Псковичам легче: за спинами – тройные стены, многолюдье, испытанные воеводы. Печорским старцам и стрельцам отступа не было, разве прямиком в пещеры, в «пять улиц долгих», уставленных гробами. Но воинские люди и иноки первых устроений держались твёрдо. Сомнение расползлось по кельям послушников и молодых монахов, по шалашам крестьян, пригретых монастырём. Молодые легко воспаряют от всякой победы над врагом или собственной плотью и так же легко впадают в унылое нетерпение.
Трусливый ропот и перешёптывание дошли до Тихона. Тот вызвал соборных старцев, Нечаева, Неупокоя, назиравшего крестьян. Тот подтвердил, что шатость в людях стала проявляться и в обращении с пленными.

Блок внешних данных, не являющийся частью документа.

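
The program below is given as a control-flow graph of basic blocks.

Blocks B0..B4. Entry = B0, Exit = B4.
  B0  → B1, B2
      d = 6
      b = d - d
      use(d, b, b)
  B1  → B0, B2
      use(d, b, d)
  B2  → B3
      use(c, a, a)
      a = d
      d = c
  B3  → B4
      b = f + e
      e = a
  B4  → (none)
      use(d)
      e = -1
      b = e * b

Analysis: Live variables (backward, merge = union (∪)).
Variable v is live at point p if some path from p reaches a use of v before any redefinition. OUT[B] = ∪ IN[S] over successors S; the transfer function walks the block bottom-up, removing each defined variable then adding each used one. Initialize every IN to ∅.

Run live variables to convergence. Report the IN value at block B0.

Converged values:
  B0:  IN={a, c, e, f}  OUT={a, b, c, d, e, f}
  B1:  IN={a, b, c, d, e, f}  OUT={a, c, d, e, f}
  B2:  IN={a, c, d, e, f}  OUT={a, d, e, f}
  B3:  IN={a, d, e, f}  OUT={b, d}
  B4:  IN={b, d}  OUT={}

Merge at B0: OUT[B0] = IN[B1] ⊔ IN[B2] = {a, b, c, d, e, f}
Applying B0's transfer function to that OUT value gives IN[B0] (row B0 above).

Answer: {a, c, e, f}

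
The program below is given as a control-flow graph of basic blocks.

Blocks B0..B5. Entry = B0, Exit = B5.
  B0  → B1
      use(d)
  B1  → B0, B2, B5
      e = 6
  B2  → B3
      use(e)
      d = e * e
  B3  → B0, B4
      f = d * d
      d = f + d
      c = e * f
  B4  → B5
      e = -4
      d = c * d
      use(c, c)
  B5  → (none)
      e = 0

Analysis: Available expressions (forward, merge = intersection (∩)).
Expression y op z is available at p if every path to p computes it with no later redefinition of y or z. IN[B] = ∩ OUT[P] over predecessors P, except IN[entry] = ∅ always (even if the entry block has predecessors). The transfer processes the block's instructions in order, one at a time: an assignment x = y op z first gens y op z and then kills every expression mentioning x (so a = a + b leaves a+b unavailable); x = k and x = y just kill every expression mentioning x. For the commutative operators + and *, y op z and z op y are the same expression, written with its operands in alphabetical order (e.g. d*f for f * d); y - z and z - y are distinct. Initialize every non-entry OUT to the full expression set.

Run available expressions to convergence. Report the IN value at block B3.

Per-block solution:
  B0:  IN={}  OUT={}
  B1:  IN={}  OUT={}
  B2:  IN={}  OUT={e*e}
  B3:  IN={e*e}  OUT={e*e, e*f}
  B4:  IN={e*e, e*f}  OUT={}
  B5:  IN={}  OUT={}

Merge at B3: IN[B3] = OUT[B2] = {e*e}

Answer: {e*e}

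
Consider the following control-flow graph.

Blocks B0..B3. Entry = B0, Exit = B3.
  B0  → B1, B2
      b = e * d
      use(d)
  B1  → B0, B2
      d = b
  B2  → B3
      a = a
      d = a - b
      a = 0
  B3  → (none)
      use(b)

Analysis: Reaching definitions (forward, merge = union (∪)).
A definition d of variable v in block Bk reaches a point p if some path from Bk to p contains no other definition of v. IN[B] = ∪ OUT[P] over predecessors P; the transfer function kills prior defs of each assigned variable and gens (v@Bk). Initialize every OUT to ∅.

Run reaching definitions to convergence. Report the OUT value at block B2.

Per-block solution:
  B0:  IN={b@B0, d@B1}  OUT={b@B0, d@B1}
  B1:  IN={b@B0, d@B1}  OUT={b@B0, d@B1}
  B2:  IN={b@B0, d@B1}  OUT={a@B2, b@B0, d@B2}
  B3:  IN={a@B2, b@B0, d@B2}  OUT={a@B2, b@B0, d@B2}

Merge at B2: IN[B2] = OUT[B0] ⊔ OUT[B1] = {b@B0, d@B1}
Applying B2's transfer function to that IN value gives OUT[B2] (row B2 above).

Answer: {a@B2, b@B0, d@B2}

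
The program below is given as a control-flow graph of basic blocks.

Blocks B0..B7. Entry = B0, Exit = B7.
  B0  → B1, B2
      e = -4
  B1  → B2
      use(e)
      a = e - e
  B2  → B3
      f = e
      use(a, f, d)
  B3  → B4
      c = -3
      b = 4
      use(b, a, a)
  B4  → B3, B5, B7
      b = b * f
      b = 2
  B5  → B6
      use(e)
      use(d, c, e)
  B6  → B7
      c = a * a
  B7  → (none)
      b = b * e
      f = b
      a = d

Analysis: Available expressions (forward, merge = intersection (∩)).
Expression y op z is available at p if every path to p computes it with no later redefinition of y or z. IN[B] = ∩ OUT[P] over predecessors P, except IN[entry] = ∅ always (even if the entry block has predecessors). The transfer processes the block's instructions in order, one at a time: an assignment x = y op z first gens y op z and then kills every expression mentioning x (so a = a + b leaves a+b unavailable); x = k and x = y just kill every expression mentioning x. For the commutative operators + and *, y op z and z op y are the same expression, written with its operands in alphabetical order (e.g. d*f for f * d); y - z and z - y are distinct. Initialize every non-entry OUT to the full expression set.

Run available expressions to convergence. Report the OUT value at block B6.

Answer: {a*a}

Working:
Per-block solution:
  B0:   IN={}   OUT={}
  B1:   IN={}   OUT={e-e}
  B2:   IN={}   OUT={}
  B3:   IN={}   OUT={}
  B4:   IN={}   OUT={}
  B5:   IN={}   OUT={}
  B6:   IN={}   OUT={a*a}
  B7:   IN={}   OUT={}

Merge at B6: IN[B6] = OUT[B5] = {}
Applying B6's transfer function to that IN value gives OUT[B6] (row B6 above).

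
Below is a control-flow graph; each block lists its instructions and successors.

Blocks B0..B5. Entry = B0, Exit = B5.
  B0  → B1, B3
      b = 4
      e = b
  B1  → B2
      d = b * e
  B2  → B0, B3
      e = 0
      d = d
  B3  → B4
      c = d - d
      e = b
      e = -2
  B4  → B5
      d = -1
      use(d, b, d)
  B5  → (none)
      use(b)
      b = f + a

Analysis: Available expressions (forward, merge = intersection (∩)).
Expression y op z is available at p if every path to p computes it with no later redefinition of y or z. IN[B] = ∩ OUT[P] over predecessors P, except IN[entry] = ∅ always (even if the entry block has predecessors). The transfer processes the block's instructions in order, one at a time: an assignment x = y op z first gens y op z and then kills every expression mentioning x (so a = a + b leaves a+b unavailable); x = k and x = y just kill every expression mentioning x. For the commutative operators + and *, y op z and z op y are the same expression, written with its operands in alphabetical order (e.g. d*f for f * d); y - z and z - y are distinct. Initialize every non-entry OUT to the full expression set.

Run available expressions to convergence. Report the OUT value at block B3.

Answer: {d-d}

Derivation:
Converged values:
  B0: | IN={} | OUT={}
  B1: | IN={} | OUT={b*e}
  B2: | IN={b*e} | OUT={}
  B3: | IN={} | OUT={d-d}
  B4: | IN={d-d} | OUT={}
  B5: | IN={} | OUT={a+f}

Merge at B3: IN[B3] = OUT[B0] ∩ OUT[B2] = {}
Applying B3's transfer function to that IN value gives OUT[B3] (row B3 above).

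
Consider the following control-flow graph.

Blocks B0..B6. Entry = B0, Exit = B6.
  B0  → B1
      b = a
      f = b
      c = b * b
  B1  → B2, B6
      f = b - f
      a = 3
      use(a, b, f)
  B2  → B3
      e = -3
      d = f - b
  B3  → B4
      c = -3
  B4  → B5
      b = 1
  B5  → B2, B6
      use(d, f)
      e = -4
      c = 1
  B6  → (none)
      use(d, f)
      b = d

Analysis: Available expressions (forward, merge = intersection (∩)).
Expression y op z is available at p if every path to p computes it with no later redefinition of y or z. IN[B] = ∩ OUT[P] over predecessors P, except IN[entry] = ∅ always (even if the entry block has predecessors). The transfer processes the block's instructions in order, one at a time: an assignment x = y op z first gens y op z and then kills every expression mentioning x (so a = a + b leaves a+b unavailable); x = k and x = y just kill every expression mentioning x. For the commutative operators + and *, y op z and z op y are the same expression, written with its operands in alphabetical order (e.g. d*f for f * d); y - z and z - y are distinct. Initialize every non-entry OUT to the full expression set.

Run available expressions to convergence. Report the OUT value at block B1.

Answer: {b*b}

Trace:
Converged values:
  B0: | IN={} | OUT={b*b}
  B1: | IN={b*b} | OUT={b*b}
  B2: | IN={} | OUT={f-b}
  B3: | IN={f-b} | OUT={f-b}
  B4: | IN={f-b} | OUT={}
  B5: | IN={} | OUT={}
  B6: | IN={} | OUT={}

Merge at B1: IN[B1] = OUT[B0] = {b*b}
Applying B1's transfer function to that IN value gives OUT[B1] (row B1 above).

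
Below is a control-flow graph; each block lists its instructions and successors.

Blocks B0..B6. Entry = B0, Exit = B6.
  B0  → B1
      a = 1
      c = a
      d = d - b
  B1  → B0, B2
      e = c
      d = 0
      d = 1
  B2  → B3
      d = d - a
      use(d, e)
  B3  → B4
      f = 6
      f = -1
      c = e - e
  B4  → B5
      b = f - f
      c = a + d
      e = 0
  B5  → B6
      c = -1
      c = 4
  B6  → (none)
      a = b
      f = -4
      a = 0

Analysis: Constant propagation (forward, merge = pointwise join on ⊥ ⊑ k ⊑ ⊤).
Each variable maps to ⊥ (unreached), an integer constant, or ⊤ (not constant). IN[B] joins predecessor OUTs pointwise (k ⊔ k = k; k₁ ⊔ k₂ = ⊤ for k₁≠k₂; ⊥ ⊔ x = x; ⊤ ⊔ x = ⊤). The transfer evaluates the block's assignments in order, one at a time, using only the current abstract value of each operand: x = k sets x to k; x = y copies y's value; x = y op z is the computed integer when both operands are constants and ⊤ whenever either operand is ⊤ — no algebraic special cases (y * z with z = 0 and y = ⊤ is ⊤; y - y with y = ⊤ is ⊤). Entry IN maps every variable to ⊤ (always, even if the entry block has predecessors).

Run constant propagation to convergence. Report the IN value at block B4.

Fixpoint table:
  B0:  IN=(all ⊤)  OUT={a:1, c:1; rest ⊤}
  B1:  IN={a:1, c:1; rest ⊤}  OUT={a:1, c:1, d:1, e:1; rest ⊤}
  B2:  IN={a:1, c:1, d:1, e:1; rest ⊤}  OUT={a:1, c:1, d:0, e:1; rest ⊤}
  B3:  IN={a:1, c:1, d:0, e:1; rest ⊤}  OUT={a:1, c:0, d:0, e:1, f:-1; rest ⊤}
  B4:  IN={a:1, c:0, d:0, e:1, f:-1; rest ⊤}  OUT={a:1, b:0, c:1, d:0, e:0, f:-1; rest ⊤}
  B5:  IN={a:1, b:0, c:1, d:0, e:0, f:-1; rest ⊤}  OUT={a:1, b:0, c:4, d:0, e:0, f:-1; rest ⊤}
  B6:  IN={a:1, b:0, c:4, d:0, e:0, f:-1; rest ⊤}  OUT={a:0, b:0, c:4, d:0, e:0, f:-4; rest ⊤}

Merge at B4: IN[B4] = OUT[B3] = {a: 1, b: ⊤, c: 0, d: 0, e: 1, f: -1}

Answer: {a: 1, b: ⊤, c: 0, d: 0, e: 1, f: -1}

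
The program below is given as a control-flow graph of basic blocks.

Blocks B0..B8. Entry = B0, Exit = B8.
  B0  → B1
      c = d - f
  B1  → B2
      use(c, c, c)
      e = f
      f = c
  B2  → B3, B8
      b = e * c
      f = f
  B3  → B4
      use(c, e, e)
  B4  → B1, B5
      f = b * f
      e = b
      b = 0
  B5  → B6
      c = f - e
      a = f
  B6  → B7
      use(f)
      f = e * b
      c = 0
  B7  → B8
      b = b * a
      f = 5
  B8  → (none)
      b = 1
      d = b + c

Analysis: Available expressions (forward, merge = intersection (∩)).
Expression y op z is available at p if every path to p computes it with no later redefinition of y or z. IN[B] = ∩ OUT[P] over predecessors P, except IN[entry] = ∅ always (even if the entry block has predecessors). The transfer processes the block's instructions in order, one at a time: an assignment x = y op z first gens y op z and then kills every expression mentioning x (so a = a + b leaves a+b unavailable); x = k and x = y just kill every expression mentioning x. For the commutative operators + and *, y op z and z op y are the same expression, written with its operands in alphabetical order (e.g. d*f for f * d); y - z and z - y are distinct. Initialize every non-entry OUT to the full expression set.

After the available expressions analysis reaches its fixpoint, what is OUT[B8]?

Answer: {b+c}

Working:
Converged values:
  B0: | IN={} | OUT={d-f}
  B1: | IN={} | OUT={}
  B2: | IN={} | OUT={c*e}
  B3: | IN={c*e} | OUT={c*e}
  B4: | IN={c*e} | OUT={}
  B5: | IN={} | OUT={f-e}
  B6: | IN={f-e} | OUT={b*e}
  B7: | IN={b*e} | OUT={}
  B8: | IN={} | OUT={b+c}

Merge at B8: IN[B8] = OUT[B2] ∩ OUT[B7] = {}
Applying B8's transfer function to that IN value gives OUT[B8] (row B8 above).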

Прежде подкеларник их сухой коркой попрекал, вчера дворянам Кетлера послал по калачу. И братья, у кого пленные на береженье, пускают их по двору вольно, а крестьяне привечают в своих шалашах. Пленных же с теми, кого Нечаев захватил на Рижской дороге, набралось тридцать с лишком. Столкуются с Кетлером, жди израды... Главное – появилось заискивание перед немцами. Опасный знак.
Что делать? Юрий Нечаев пребывал в городском безразличии, он-де уверен в стрельцах. Отец Тихон заговорил иносказательно. Во время немецкого приступа не стрельцы решили дело, а Божья воля. Сказано: «Если Господь не охранит града, всуе будет бодрствовать страж...» Нечаев оскорбился:
– Были бы у немцев добрые древодели, не сломалась бы лестница!
– И лестницы неведомой силой ломаются, – возразил игумен. – Однажды та сила нам помогла, ныне мы как бы вольноотпущенники, свободной волей должны победить. Братие, ищите знаки неявные!
Темна стала речь игумена, загадочно помаргивали хитрые глаза под разросшимися бровями. Догадливые старцы с сомнением посматривали на Нечаева и Неупокоя. Казначей сказал:
– Чаю, у осадного головы на стене дел невпроворот, а он с нами прохлажается.
Юрий поднялся и молча вышел, не испросив благословения. Вскинулся и обиженный Неупокой:
– Отпустишь, святый отче, крестьян навестить?
– Много ли у крестьян детей мужеска пола, с коими их впустили в монастырь? – вопросил Тихон.
Арсений стал перечислять. Женщин и девочек в обитель, конечно, не впустили, те прятались по лесным заимкам или остались со скотиной в деревнях...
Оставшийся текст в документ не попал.